I was listening to an interview recently with Michael Phelps - one of the greatest swimmers in human history. He shared something that stuck with me. When you need to perform at such a high level - among the best of the best, you can’t let a single rep go to waste. That doesn’t mean every day will be a good day. Far from it. Michael talks openly about his personal battles with depression. But what it does mean, is not throwing your hands up when you’re having a bad training day, packing it in and coming back tomorrow.
Everyone - even the most elite performers - has bad days, bad weeks, and bad years. No matter how ready you feel when you first turn up, sometimes you get in the pool and just can’t find your rhythm. The difference-maker is that even on their worst-performing day they will push themselves to get another 30-50% out of their body. It still won’t have been 100%, but 60% is better than nothing.

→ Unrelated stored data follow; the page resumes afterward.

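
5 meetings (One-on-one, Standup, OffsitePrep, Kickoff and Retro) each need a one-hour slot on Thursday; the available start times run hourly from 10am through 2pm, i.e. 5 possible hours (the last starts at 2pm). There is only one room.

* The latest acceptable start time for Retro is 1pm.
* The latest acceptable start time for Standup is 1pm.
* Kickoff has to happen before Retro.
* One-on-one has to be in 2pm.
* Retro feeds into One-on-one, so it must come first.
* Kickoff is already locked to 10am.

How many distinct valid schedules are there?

Splitting on Standup: it can be 11am (2), 12pm (2), 1pm (2). Listing each branch's schedules as (One-on-one, OffsitePrep, Kickoff, Retro):
Standup=11am: (2pm,12pm,10am,1pm) (2pm,1pm,10am,12pm) — 2.
Standup=12pm: (2pm,11am,10am,1pm) (2pm,1pm,10am,11am) — 2.
Standup=1pm: (2pm,11am,10am,12pm) (2pm,12pm,10am,11am) — 2.
Summing: 2 + 2 + 2 = 6.

6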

I know that finding an extra 30% may already sound strenuous but it was a comforting reminder that we’re all human and that world-beating Olympians are not robots. What often characterizes them is the time they take getting to know and intimately understand their bodies. Performance athletes understand the importance of sleep and rest. They know how crucial it is to have low-load days, and of stretching before exertion. They journal regularly, regulate their internal voice and moderate their psyche to push themselves beyond what they might otherwise have expected.
So we’re near the end of January, and you might not be exactly where you want to be. But it’s never too late to take a positive step towards being the person you want to become.